If you were a slave, you also didn’t need to bother showing up. Your name might have been called, but it was more in terms of who was going to inherit you, not what you were going to inherit. Slaves were part of the estate, never the benefactors thereof. Likewise, if you were a foreigner, you could safely skip the reading of the will. Your name wouldn’t be on the list. People who were not children of Israel were widely regarded as nobodies. They may have lived there, but in the eyes of the law, they didn’t belong there, and so they got nothing.

That’s just the way it was. Some folks were in; others were out. But then again, are things really that different today? The world is still largely made up of the haves and the have-nots. There are some who own vacation homes on three continents, and others who sleep each night on a park bench beneath a blanket of newsprint. There are some whose pantries and tables are laden with food, and others whose stomachs go empty. There are some who can’t figure out which party to attend this weekend, and others who will sit in their apartment all alone. That’s just the way it is.
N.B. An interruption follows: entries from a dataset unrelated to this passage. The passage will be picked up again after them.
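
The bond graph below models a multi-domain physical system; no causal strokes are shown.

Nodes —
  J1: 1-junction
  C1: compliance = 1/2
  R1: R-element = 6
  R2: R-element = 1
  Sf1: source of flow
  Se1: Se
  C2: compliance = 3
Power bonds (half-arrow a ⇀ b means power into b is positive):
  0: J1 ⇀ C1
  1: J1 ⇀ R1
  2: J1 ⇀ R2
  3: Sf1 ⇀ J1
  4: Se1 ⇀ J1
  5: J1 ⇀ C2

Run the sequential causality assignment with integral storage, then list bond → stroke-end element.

b0 |J1
b1 |J1
b2 |J1
b3 |Sf1
b4 |J1
b5 |J1

#3 →Sf1  (Sf1 fixes flow; stroke at Sf1)
#4 →J1  (source Se1 imposes e)
#0 →J1  (1-jn J1 has f-setter on 3)
#1 →J1  (J1 flow already set via bond 3)
#2 →J1  (J1: bond 3 brought flow, rest push out)
#5 →J1  (J1 flow already set via bond 3)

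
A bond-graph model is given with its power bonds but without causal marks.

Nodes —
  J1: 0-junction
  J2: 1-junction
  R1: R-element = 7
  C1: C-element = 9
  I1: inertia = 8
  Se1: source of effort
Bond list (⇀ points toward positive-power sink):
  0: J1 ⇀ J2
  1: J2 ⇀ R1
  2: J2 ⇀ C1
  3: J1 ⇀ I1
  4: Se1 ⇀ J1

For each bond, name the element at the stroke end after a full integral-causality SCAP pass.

bond 0 stroke at J2
bond 1 stroke at R1
bond 2 stroke at J2
bond 3 stroke at I1
bond 4 stroke at J1

bond 4 stroke→J1  (Se1: effort source, stroke at far end)
bond 0 stroke→J2  (J1 effort already set via bond 4)
bond 3 stroke→I1  (0-jn J1 has e-setter on 4)
bond 2 stroke→J2  (C1 integral (e out))
bond 1 stroke→R1  (closing 1-jn rule on J2)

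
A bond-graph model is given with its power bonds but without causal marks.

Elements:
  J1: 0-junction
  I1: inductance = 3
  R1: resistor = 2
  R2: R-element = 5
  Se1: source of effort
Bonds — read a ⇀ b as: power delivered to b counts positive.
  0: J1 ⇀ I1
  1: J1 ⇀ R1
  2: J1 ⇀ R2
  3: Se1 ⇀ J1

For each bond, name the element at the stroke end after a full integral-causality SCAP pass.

bond 3 stroke at J1  (Se1 (Se) sets effort on bond)
bond 0 stroke at I1  (common-e at J1 fixed by 3)
bond 1 stroke at R1  (common-e at J1 fixed by 3)
bond 2 stroke at R2  (J1: bond 3 brought effort, rest push out)

bond 0 |I1
bond 1 |R1
bond 2 |R2
bond 3 |J1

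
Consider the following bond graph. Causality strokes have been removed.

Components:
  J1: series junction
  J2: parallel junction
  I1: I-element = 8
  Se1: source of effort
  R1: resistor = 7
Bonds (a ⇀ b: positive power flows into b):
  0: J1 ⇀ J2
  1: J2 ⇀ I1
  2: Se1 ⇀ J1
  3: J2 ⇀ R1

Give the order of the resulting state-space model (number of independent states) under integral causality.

1  (I1 all integral)

bond 2 |J1  (Se1 fixes effort; stroke away)
bond 0 |J2  (J1 needs exactly one f-in)
bond 1 |I1  (J2 effort already set via bond 0)
bond 3 |R1  (J2: bond 0 brought effort, rest push out)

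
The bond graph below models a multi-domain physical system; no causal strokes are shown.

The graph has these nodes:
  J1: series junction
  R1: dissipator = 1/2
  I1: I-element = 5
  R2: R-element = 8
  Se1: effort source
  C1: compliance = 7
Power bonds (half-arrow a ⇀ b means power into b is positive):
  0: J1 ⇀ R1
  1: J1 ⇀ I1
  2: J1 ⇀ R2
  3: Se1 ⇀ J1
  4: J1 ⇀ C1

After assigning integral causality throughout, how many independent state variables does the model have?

2  (C1, I1 all integral)

#3 |J1  (Se1 (Se) sets effort on bond)
#1 |I1  (prefer integral on I1)
#0 |J1  (J1: bond 1 brought flow, rest push out)
#2 |J1  (1-jn J1 has f-setter on 1)
#4 |J1  (J1 flow already set via bond 1)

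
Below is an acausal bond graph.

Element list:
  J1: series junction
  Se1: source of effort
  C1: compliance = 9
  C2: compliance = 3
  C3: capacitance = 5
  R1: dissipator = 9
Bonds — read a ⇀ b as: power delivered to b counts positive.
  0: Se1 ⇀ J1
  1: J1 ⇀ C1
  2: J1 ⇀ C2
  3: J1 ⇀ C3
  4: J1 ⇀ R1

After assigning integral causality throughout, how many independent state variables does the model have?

#0 stroke→J1  (Se1 fixes effort; stroke away)
#1 stroke→J1  (C1 outputs effort q/C1)
#2 stroke→J1  (C2 integral (e out))
#3 stroke→J1  (C3 outputs effort q/C3)
#4 stroke→R1  (only one flow-in slot at J1)

3  (C1, C2, C3 all integral)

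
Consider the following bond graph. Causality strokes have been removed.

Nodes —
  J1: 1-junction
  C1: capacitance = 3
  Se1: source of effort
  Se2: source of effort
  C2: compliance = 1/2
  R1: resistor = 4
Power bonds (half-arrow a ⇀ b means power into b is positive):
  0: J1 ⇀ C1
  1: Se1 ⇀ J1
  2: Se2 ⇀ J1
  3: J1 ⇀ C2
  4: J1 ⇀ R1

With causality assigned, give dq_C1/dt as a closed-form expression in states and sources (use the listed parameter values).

dq_C1/dt = E_Se1/4 + E_Se2/4 - q_C1/12 - q_C2/2

#1 stroke→J1  (Se1: effort source, stroke at far end)
#2 stroke→J1  (Se2: effort source, stroke at far end)
#0 stroke→J1  (C1: C, integral causality)
#3 stroke→J1  (prefer integral on C2)
#4 stroke→R1  (J1 needs exactly one f-in)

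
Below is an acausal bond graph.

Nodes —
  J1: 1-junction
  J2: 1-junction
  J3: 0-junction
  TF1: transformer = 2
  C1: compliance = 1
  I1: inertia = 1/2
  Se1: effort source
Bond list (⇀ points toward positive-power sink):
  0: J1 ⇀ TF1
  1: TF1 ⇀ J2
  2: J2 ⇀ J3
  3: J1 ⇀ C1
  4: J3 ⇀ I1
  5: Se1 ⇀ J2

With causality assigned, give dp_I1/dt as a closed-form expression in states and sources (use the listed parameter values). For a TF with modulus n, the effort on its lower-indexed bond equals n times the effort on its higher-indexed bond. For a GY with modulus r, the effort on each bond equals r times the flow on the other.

dp_I1/dt = E_Se1 - q_C1/2

β5 →J2  (Se1 fixes effort; stroke away)
β3 →J1  (C1 integral (e out))
β0 →TF1  (only one flow-in slot at J1)
β1 →J2  (TF1 one-in-one-out from 0)
β2 →J3  (closing 1-jn rule on J2)
β4 →I1  (0-jn J3 has e-setter on 2)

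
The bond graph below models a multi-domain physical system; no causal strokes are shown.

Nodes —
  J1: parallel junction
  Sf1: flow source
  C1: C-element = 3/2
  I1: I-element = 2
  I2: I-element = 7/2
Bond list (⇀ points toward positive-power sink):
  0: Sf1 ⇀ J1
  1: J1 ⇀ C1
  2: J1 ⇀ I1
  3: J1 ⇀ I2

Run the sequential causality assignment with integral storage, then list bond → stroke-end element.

bond 0 |Sf1  (Sf1: flow source, stroke at near end)
bond 1 |J1  (C1 outputs effort q/C1)
bond 2 |I1  (0-jn J1 has e-setter on 1)
bond 3 |I2  (0-jn J1 has e-setter on 1)

bond 0 →Sf1
bond 1 →J1
bond 2 →I1
bond 3 →I2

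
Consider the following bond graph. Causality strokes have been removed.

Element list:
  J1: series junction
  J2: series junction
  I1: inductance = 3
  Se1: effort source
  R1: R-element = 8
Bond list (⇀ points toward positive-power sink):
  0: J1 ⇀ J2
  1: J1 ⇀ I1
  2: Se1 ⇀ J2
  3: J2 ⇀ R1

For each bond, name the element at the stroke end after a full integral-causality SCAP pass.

b0 |J1
b1 |I1
b2 |J2
b3 |J2

b2 →J2  (Se1: effort source, stroke at far end)
b1 →I1  (I1: I, integral causality)
b0 →J1  (J1 flow already set via bond 1)
b3 →J2  (J2 flow already set via bond 0)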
But according to the Bible, that’s not the way it will always be. The future is not merely an endless extension of the status quo. God is the One who holds the future, and God’s future has a way of surprising and disrupting human expectations. In Isaiah 56, for example, there is a marvelous passage where the Lord says, “I do not want foreigners to say, ‘I do not have a place among the people of God.’ I do not want the eunuch to say, ‘I am just a dead tree.’ The day is coming,” says the Lord, “when the stranger, the alien, the foreigner, the transient will all have a place in my house. And those who find themselves without children will have better than sons and daughters, because I will put their name on a marker in my house and everybody will know them forever. That day is coming,” says Isaiah, “when God’s house shall be called a house of prayer for everybody” (Isaiah. 56:3-8).

In other words, in God’s future, there will no longer be the haves and the have-nots. There will no longer be those whose names are called, and those who wait in vain for someone to notice them. There will no longer be people who are left out or overlooked, for we will all be brought together in God’s house, and made to feel that we truly belong there.